Published 2/6/2026, by Brady Malin and Gwendolyn Dewitt
Do you hate i-Ready? If you do, you’re definitely not alone. Many students complain about how long, stressful, and repetitive it feels. But even though a lot of kids dislike it, teachers and schools still use it all the time. So that raises a big question: is i-Ready actually helpful, or is it doing more harm than good?
i-Ready is an online diagnostic and learning program used in many schools across the U.S. It uses an algorithm that changes the difficulty of questions based on how you answer. If you get questions right, they get harder. If you get them wrong, they get easier. The goal is to find your exact skill level in reading and math.
According to TestingMom.com, a website that explains and reviews tests for parents, i-Ready is meant to give teachers detailed data about each student’s strengths and weaknesses. The site explains that the adaptive system helps make the results more accurate than a regular test. From an analytics point of view, this means teachers can see patterns, like which skills a class struggles with most or how a student grows over time.
From a teacher’s and school’s perspective, this sounds great. Teachers with large classes don’t always have time to test every skill by hand. i-Ready data can show numbers, charts, and growth scores that help them plan lessons. Many educators believe this data helps them support students better, especially those who need extra help.
However, problems start to show up when i-Ready is overused.
The National Education Policy Center (NEPC) points out that i-Ready lacks transparency. Teachers often can’t see the exact answers students chose, only the final score or level. This means teachers may rely too much on the program’s conclusions instead of their own judgment. NEPC also explains that when i-Ready data is used for grading or high-stakes decisions, it can be unfair, especially if students didn’t try their hardest.

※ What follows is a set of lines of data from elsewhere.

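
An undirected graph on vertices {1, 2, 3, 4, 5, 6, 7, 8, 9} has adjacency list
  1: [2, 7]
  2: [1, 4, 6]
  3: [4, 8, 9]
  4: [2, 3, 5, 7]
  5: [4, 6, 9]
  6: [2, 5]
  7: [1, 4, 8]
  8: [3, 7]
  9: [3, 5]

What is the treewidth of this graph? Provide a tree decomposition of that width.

Each bag holds 4 vertices, so the decomposition has width 3, which upper-bounds the treewidth. For the lower bound: the 4 vertex sets {3,8,9}, {7}, {4}, {1,2,5,6} are disjoint, each induces a connected subgraph, and every pair is joined by at least one edge of G. Contracting each set to a single vertex therefore yields K_{4} as a minor, and since treewidth is minor-monotone, tw(G) ≥ tw(K_{4}) = 3. Hence tw(G) = 3 exactly.

Treewidth 3.
Bags: B1 = {3, 7, 8, 9}  B2 = {3, 4, 7, 9}  B3 = {4, 5, 7, 9}  B4 = {1, 4, 5, 7}  B5 = {1, 2, 4, 5}  B6 = {1, 2, 5, 6}
Tree: B1–B2, B2–B3, B3–B4, B4–B5, B5–B6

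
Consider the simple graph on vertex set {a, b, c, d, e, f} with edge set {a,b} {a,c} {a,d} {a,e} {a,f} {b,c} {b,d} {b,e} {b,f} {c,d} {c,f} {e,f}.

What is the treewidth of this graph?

3

A width-3 tree decomposition is:
Bags: B1 = {a, b, c, d}  B2 = {a, b, c, f}  B3 = {a, b, e, f}
Tree: B1–B2, B2–B3
The largest bag has 4 vertices, giving width 3; this decomposition certifies tw(G) ≤ 3. Conversely, {a, b, e, f} is a clique of size 4, and the vertices of any clique must share a bag in every tree decomposition; so some bag has ≥ 4 vertices and tw(G) ≥ 3. Therefore the treewidth is 3.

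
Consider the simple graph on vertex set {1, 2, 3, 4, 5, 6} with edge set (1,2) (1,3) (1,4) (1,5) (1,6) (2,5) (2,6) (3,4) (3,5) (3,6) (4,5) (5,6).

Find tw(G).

A width-3 tree decomposition is:
Bags: B1 = {1, 3, 5, 6}  B2 = {1, 2, 5, 6}  B3 = {1, 3, 4, 5}
Tree: B1–B2, B1–B3
Every bag has size at most 4, so the width is 4 − 1 = 3 and tw(G) ≤ 3. For the lower bound, the 4 vertices {1, 2, 5, 6} are pairwise adjacent, and any tree decomposition puts a clique entirely inside one bag — forcing width ≥ 3. Combining the bounds, tw(G) = 3.

3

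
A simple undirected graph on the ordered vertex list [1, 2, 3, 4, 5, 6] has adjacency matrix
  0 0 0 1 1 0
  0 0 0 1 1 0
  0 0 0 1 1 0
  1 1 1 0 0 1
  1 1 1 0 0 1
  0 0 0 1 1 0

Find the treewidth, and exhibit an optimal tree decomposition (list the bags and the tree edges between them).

The largest bag has 3 vertices, giving width 2; this decomposition certifies tw(G) ≤ 2. For the lower bound, G contains the cycle 1–5–6–4–1, so G is not a forest; only forests have treewidth ≤ 1, hence tw(G) ≥ 2. The upper and lower bounds meet at 2, so that is the treewidth.

Treewidth 2.
Bags: B1 = {1, 4, 5}  B2 = {4, 5, 6}  B3 = {2, 4, 5}  B4 = {3, 4, 5}
Tree: B1–B2, B2–B3, B3–B4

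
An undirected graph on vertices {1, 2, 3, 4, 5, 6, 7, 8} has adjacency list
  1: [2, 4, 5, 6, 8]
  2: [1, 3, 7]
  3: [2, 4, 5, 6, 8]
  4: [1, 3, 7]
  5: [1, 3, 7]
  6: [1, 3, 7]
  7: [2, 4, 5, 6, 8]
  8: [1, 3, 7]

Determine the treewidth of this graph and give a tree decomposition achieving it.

Every bag has size at most 4, so the width is 4 − 1 = 3 and tw(G) ≤ 3. For the lower bound: the 4 vertex sets {2,7}, {3,8}, {1}, {4} are disjoint, each induces a connected subgraph, and every pair is joined by at least one edge of G. Contracting each set to a single vertex therefore yields K_{4} as a minor, and since treewidth is minor-monotone, tw(G) ≥ tw(K_{4}) = 3. Combining the bounds, tw(G) = 3.

Treewidth 3.
One optimal decomposition is:
Bags: B1 = {1, 2, 3, 7}  B2 = {1, 3, 7, 8}  B3 = {1, 3, 4, 7}  B4 = {1, 3, 5, 7}  B5 = {1, 3, 6, 7}
Tree: B1–B2, B2–B3, B3–B4, B4–B5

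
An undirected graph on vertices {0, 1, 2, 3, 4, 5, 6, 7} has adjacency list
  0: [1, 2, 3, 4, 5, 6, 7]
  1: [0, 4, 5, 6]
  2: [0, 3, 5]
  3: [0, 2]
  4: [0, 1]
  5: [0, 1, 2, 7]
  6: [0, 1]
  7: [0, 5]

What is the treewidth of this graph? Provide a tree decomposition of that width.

Every bag has size at most 3, so the width is 3 − 1 = 2 and tw(G) ≤ 2. On the other hand G contains the 3-clique {0, 1, 4}. A clique must lie in a single bag of any decomposition, so no decomposition can have width below 2. Hence tw(G) = 2 exactly.

Treewidth 2.
One such decomposition:
Bags: B1 = {0, 1, 5}  B2 = {0, 2, 5}  B3 = {0, 1, 6}  B4 = {0, 2, 3}  B5 = {0, 1, 4}  B6 = {0, 5, 7}
Tree: B1–B2, B1–B3, B2–B4, B3–B5, B2–B6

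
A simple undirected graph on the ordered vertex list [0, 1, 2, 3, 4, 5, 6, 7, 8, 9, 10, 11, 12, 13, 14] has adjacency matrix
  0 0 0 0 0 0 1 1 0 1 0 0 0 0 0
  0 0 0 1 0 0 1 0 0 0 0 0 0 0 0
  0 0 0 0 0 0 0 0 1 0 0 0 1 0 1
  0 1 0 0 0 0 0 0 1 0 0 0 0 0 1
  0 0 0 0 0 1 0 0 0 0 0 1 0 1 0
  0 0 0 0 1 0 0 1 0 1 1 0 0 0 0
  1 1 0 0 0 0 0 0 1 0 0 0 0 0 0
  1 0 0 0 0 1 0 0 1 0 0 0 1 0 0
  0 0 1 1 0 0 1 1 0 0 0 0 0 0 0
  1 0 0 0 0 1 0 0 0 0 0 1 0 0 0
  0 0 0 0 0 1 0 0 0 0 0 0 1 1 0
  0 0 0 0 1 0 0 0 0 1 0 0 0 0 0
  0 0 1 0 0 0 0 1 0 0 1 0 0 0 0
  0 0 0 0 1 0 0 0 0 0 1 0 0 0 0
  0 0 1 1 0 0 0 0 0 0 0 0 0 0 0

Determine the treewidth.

3

A width-3 tree decomposition is:
Bags: B1 = {1, 3, 6, 14}  B2 = {3, 6, 8, 14}  B3 = {2, 6, 8, 14}  B4 = {0, 2, 6, 8}  B5 = {0, 2, 7, 8}  B6 = {0, 2, 7, 12}  B7 = {0, 7, 9, 12}  B8 = {5, 7, 9, 12}  B9 = {5, 9, 10, 12}  B10 = {5, 9, 10, 11}  B11 = {4, 5, 10, 11}  B12 = {4, 10, 11, 13}
Tree: B1–B2, B2–B3, B3–B4, B4–B5, B5–B6, B6–B7, B7–B8, B8–B9, B9–B10, B10–B11, B11–B12
The largest bag has 4 vertices, giving width 3; this decomposition certifies tw(G) ≤ 3. For the lower bound: the 4 vertex sets {1,3,14}, {6}, {8}, {0,2,7,12} are disjoint, each induces a connected subgraph, and every pair is joined by at least one edge of G. Contracting each set to a single vertex therefore yields K_{4} as a minor, and since treewidth is minor-monotone, tw(G) ≥ tw(K_{4}) = 3. Hence tw(G) = 3 exactly.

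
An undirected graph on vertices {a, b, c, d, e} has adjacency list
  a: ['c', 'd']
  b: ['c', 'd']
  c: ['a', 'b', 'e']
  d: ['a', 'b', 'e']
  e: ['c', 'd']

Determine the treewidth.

A width-2 tree decomposition is:
Bags: B1 = {c, d, e}  B2 = {b, c, d}  B3 = {a, c, d}
Tree: B1–B2, B2–B3
The largest bag has 3 vertices, giving width 2; this decomposition certifies tw(G) ≤ 2. The edges d–e–c–b–d form a cycle, so G is not a tree and its treewidth is at least 2. The upper and lower bounds meet at 2, so that is the treewidth.

2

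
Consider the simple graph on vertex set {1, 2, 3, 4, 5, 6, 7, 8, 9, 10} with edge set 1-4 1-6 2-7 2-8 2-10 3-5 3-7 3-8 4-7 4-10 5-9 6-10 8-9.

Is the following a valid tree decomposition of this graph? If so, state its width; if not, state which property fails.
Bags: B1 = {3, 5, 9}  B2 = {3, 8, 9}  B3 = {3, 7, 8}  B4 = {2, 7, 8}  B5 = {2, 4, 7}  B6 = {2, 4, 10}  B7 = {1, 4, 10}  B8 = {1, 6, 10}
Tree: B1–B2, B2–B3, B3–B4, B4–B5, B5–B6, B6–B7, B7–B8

Yes; width 2.

Every vertex of G appears in some bag (union = {1, 2, 3, 4, 5, 6, 7, 8, 9, 10}); every edge is covered by a bag; and for each vertex v the set of bags containing v is connected in the bag tree. The decomposition is therefore valid. The largest bag has 3 vertices, so the width is 2.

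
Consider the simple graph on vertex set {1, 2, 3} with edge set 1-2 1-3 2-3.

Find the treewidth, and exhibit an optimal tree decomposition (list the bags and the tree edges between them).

A single bag containing all 3 vertices is trivially a valid decomposition of width 2. Conversely, {1, 2, 3} is a clique of size 3, and the vertices of any clique must share a bag in every tree decomposition; so some bag has ≥ 3 vertices and tw(G) ≥ 2. The upper and lower bounds meet at 2, so that is the treewidth.

Treewidth 2.
Bags: B1 = {1, 2, 3}
Tree: (single bag)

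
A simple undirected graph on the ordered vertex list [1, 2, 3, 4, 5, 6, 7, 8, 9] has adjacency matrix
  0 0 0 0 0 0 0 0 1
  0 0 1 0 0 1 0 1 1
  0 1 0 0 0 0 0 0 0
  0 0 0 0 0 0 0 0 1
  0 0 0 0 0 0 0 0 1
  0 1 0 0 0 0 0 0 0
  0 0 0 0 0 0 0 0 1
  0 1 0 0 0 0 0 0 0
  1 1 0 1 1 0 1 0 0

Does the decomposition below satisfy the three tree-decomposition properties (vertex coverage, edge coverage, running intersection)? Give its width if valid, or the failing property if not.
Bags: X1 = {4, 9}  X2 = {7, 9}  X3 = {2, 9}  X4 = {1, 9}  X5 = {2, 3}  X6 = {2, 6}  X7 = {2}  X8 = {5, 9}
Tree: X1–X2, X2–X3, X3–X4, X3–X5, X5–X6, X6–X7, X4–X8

No — vertex 8 appears in no bag.

A tree decomposition must satisfy three properties: every vertex lies in some bag; for every edge, both endpoints lie together in some bag; and for every vertex, the bags containing it form a connected subtree. Here vertex 8 appears in no bag, so the decomposition is invalid.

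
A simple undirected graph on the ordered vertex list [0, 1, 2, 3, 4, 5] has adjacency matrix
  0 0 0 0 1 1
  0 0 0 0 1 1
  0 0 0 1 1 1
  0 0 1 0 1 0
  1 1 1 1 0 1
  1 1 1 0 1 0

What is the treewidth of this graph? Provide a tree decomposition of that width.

Every bag has size at most 3, so the width is 3 − 1 = 2 and tw(G) ≤ 2. For the lower bound, the 3 vertices {2, 3, 4} are pairwise adjacent, and any tree decomposition puts a clique entirely inside one bag — forcing width ≥ 2. The upper and lower bounds meet at 2, so that is the treewidth.

Treewidth 2.
Bags: B1 = {2, 4, 5}  B2 = {2, 3, 4}  B3 = {1, 4, 5}  B4 = {0, 4, 5}
Tree: B1–B2, B1–B3, B1–B4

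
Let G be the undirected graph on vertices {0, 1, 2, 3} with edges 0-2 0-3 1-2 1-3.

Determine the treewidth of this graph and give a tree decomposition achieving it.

Treewidth 2.
Bags: B1 = {1, 2, 3}  B2 = {0, 2, 3}
Tree: B1–B2

The largest bag has 3 vertices, giving width 2; this decomposition certifies tw(G) ≤ 2. For the lower bound, G contains the cycle 2–1–3–0–2, so G is not a forest; only forests have treewidth ≤ 1, hence tw(G) ≥ 2. Combining the bounds, tw(G) = 2.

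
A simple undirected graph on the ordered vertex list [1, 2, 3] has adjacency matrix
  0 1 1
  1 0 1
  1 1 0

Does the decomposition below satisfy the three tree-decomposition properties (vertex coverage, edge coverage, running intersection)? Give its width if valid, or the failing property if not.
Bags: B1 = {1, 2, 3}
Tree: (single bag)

Checking the three conditions: (i) the bags cover all of {1, 2, 3}; (ii) for each edge, some bag contains both endpoints; (iii) the bags containing any fixed vertex form a subtree. All hold, so the decomposition is valid with width 3 − 1 = 2.

Yes; width 2.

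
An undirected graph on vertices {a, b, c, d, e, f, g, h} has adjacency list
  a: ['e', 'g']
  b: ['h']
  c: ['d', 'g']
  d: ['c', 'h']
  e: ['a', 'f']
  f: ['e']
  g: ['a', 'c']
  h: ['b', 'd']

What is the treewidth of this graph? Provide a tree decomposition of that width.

Every bag has size at most 2, so the width is 2 − 1 = 1 and tw(G) ≤ 1. Since G has at least one edge (e.g. b–h), it is not an edgeless graph, so tw(G) ≥ 1. The upper and lower bounds meet at 1, so that is the treewidth.

Treewidth 1.
One optimal decomposition is:
Bags: B1 = {b, h}  B2 = {d, h}  B3 = {c, d}  B4 = {c, g}  B5 = {a, g}  B6 = {a, e}  B7 = {e, f}
Tree: B1–B2, B2–B3, B3–B4, B4–B5, B5–B6, B6–B7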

This brings us to the student perspective. Many students say i-Ready is stressful and not useful. Some admit they don’t even try on the diagnostic because it isn’t graded. In an article from the VNHS Mirror, one student said that if teachers use these scores, “there’s honestly no point because the results are tainted.” Another student called it a waste of time and said it takes too long and tests old material instead of teaching useful skills.
I asked some of my classmates what they thought, and the answers were similar. One said i-Ready was “horrible.” Another said, “Oh gosh, I hate i-Ready.” Someone else pointed out that even when you do the lessons, it often gives you the same ones again, which feels pointless.
There is also the company perspective. Curriculum Associates, the company that made i-Ready, has said that the program is supposed to be used as a support tool, not as the only way teachers judge students. On Nancy Bailey’s education website, Nancybailey.com, this idea is explained clearly: i-Ready works best when it helps students practice on their own, not when it replaces real teaching.
So what do the analytics really show? i-Ready data can be helpful for tracking skill levels and growth trends. It can show which areas need improvement and help teachers plan instruction. But the data isn’t perfect. If students rush, guess, or don’t care, the results are inaccurate. And if teachers rely only on numbers without context, it can hurt students instead of helping them.
In the end, i-Ready isn’t completely good or bad. It’s good at collecting data and identifying skill gaps. But it becomes bad when it’s overused, used for grading, or treated as more important than actual classwork and teacher judgment. Like many tools in school, it works best in moderation.